The word stewardship has been hijacked by the American church to primarily mean monetary giving, which is such a narrow view of all stewardship truly is. As “ambassadors” we are stewards of God’s presence within our world because of God’s Spirit dwelling within us (I’m thinking of 2nd Corinthians 5:20 here). With this in mind, we can come to see stewardship as reaching far beyond mere giving of our money (though that is an aspect no doubt).

Consider the immense suffering Jesus endured during this week we know as Holy Week. The betrayal of almost all his friends. The physical beatings and lashings. A slow fade into death through the brutality of crucifixion.
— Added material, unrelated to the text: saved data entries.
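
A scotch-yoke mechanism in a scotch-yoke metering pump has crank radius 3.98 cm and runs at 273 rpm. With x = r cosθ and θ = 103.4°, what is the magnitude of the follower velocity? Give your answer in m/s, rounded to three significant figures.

ω = 28.59 rad/s (from 273 rpm).
x = r cosθ ⇒ ẋ = −rω sinθ.
|v| = rω|sinθ| = 0.0398·28.59·|sin 103.4°| = 1.1068 m/s.

1.11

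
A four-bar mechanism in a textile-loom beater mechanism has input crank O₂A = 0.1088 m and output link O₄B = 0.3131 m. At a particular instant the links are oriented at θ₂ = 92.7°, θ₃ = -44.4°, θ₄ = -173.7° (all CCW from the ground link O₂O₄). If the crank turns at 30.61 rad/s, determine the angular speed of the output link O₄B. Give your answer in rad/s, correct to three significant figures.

9.36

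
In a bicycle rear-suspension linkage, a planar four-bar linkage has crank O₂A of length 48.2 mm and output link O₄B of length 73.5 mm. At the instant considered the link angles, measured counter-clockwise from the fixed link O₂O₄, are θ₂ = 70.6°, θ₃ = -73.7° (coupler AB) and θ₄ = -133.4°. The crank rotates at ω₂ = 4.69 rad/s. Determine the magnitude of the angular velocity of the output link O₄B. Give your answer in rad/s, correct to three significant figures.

2.08

ω₂ = 4.69 rad/s
Differentiating the loop-closure r₂e^{iθ₂}+r₃e^{iθ₃}=r₁+r₄e^{iθ₄} gives r₂ω₂e^{iθ₂}+r₃ω₃e^{iθ₃}=r₄ω₄e^{iθ₄}.
Eliminating the other unknown: ω₄ = r₂ω₂ sin(θ₂−θ₃) / [r₄ sin(θ₄−θ₃)].
Numerator sine = +0.58354; denominator sine = -0.86340.
Result = 0.0482·4.69·(+0.58354) / (0.0735·(-0.86340)) = -2.0787 rad/s; magnitude 2.0787 rad/s.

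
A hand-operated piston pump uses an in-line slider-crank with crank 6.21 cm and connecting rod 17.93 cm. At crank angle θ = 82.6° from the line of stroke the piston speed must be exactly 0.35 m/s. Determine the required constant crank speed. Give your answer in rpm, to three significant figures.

51.8

For an in-line slider-crank, |v_piston| = rω|sinθ|·[1 + r cosθ/√(L² − r² sin²θ)].
With r = 0.0621 m, L = 0.1793 m, θ = 82.6°: the bracketed kinematic factor |dx/dθ| = 0.064508 m.
ω = v/|dx/dθ| = 0.35/0.064508 = 5.4257 rad/s.
N = 60ω/(2π) = 51.812 rpm.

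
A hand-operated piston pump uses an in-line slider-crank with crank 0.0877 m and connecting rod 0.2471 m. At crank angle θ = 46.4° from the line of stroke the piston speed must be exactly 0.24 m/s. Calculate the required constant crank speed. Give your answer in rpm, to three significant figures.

28.8

For an in-line slider-crank, |v_piston| = rω|sinθ|·[1 + r cosθ/√(L² − r² sin²θ)].
With r = 0.0877 m, L = 0.2471 m, θ = 46.4°: the bracketed kinematic factor |dx/dθ| = 0.079595 m.
ω = v/|dx/dθ| = 0.24/0.079595 = 3.0153 rad/s.
N = 60ω/(2π) = 28.794 rpm.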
The mockery of walking through the city wearing a crown of thorns.

And in the midst of all of this suffering He was a faithful steward of it for the sake of the Father. He was able to bring another man into the kingdom with Him. He was also faithful to His calling. The stewardship of His suffering is something that should strike us and draw us into our own suffering for the sake of being a better ambassador for Him.
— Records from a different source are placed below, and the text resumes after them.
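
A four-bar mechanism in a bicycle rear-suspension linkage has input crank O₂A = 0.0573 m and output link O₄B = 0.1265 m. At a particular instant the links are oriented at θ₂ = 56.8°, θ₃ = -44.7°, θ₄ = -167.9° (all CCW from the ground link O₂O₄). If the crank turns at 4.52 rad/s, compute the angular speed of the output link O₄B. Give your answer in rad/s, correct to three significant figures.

ω₂ = 4.52 rad/s
Differentiating the loop-closure r₂e^{iθ₂}+r₃e^{iθ₃}=r₁+r₄e^{iθ₄} gives r₂ω₂e^{iθ₂}+r₃ω₃e^{iθ₃}=r₄ω₄e^{iθ₄}.
Eliminating the other unknown: ω₄ = r₂ω₂ sin(θ₂−θ₃) / [r₄ sin(θ₄−θ₃)].
Numerator sine = +0.97992; denominator sine = -0.83676.
Result = 0.0573·4.52·(+0.97992) / (0.1265·(-0.83676)) = -2.3977 rad/s; magnitude 2.3977 rad/s.

2.40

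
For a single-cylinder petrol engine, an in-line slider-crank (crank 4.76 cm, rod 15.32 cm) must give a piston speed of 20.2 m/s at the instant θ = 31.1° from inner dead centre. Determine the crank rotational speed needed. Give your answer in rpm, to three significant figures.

For an in-line slider-crank, |v_piston| = rω|sinθ|·[1 + r cosθ/√(L² − r² sin²θ)].
With r = 0.0476 m, L = 0.1532 m, θ = 31.1°: the bracketed kinematic factor |dx/dθ| = 0.031214 m.
ω = v/|dx/dθ| = 20.2/0.031214 = 647.14 rad/s.
N = 60ω/(2π) = 6179.8 rpm.

6180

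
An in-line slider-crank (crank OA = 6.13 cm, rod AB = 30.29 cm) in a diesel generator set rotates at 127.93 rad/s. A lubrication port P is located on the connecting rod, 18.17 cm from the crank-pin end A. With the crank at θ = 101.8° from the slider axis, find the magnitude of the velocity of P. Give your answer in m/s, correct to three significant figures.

ω = 127.9 rad/s.  Crank-pin speed |V_A| = rω = 7.8421 m/s, perpendicular to OA.
Rod angle: sinφ = −(r/L) sinθ ⇒ φ = -11.426°; ω_rod = −rω cosθ/√(L²−r²sin²θ) = +5.4015 rad/s.
V_P = V_A + ω_rod × AP, with AP = 0.1817 m along the rod.
Components: V_Px = −rω sinθ − a·ω_rod·sinφ = -7.482 m/s;  V_Py = rω cosθ + a·ω_rod·cosφ = -0.64168 m/s.
|V_P| = √(V_Px² + V_Py²) = 7.5094 m/s.

7.51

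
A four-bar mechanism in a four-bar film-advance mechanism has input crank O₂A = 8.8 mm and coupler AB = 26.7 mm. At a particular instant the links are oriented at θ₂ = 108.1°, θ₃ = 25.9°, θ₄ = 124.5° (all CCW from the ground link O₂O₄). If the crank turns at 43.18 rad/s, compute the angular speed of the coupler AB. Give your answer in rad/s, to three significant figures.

ω₂ = 43.18 rad/s
Differentiating the loop-closure r₂e^{iθ₂}+r₃e^{iθ₃}=r₁+r₄e^{iθ₄} gives r₂ω₂e^{iθ₂}+r₃ω₃e^{iθ₃}=r₄ω₄e^{iθ₄}.
Eliminating the other unknown: ω₃ = r₂ω₂ sin(θ₄−θ₂) / [r₃ sin(θ₃−θ₄)].
Numerator sine = +0.28234; denominator sine = -0.98876.
Result = 0.0088·43.18·(+0.28234) / (0.0267·(-0.98876)) = -4.0639 rad/s; magnitude 4.0639 rad/s.

4.06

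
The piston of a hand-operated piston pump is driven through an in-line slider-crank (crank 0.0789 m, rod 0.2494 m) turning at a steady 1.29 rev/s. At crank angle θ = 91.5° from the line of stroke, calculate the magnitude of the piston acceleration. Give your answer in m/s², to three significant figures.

1.86

ω = 2π·1.29 = 8.105 rad/s
x(θ) = r cosθ + √(L² − r² sin²θ); with ω constant, a = ω²·d²x/dθ².
d²x/dθ² = −r cosθ − r²(cos2θ)/√u − r⁴ sin²2θ/(4u^{3/2}),  u = L² − r² sin²θ = 0.0559794 m².
Substituting r = 0.0789 m, L = 0.2494 m, θ = 91.5°: d²x/dθ² = +0.028338 m.
a = ω²·d²x/dθ² = (8.105)²·(+0.028338) = +1.8617 m/s²;  |a| = 1.8617 m/s².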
So what is the point of being a steward of suffering? Isn’t suffering just something to grin and bear it until the difficulty passes? In the tension of living in suffering and hoping for better is there a purpose we can be stewards of? I appreciate Paul’s encouragement as it relates to endurance of suffering:

We do not want you to be uninformed, brothers and sisters, about the troubles we experienced in the province of Asia. We were under great pressure, far beyond our ability to endure, so that we despaired of life itself. Indeed, we felt we had received the sentence of death. But this happened that we might not rely on ourselves but on God, who raises the dead. He has delivered us from such a deadly peril, and he will deliver us again. On him we have set our hope that he will continue to deliver us, as you help us by your prayers (2nd Corinthians 1:8-11).

Part of Holy Week, part of Good Friday, is a challenge–a calling–a reminder that we are to be stewards of our suffering. The suffering does not exist for us to dread the difficulty of life.

As a worship leader I am constantly coaching bands to build tension with small releases of the tension throughout each song. The best songs are ones that create tension and build lyrically with releases of the tension that expound on the meaning of the song. Good Friday builds the tension that releases into the Easter celebration of the resurrection.

We steward the suffering of life well by living in the tension of Christ dwelling in us and waiting for Christ to come again…the here and not yet.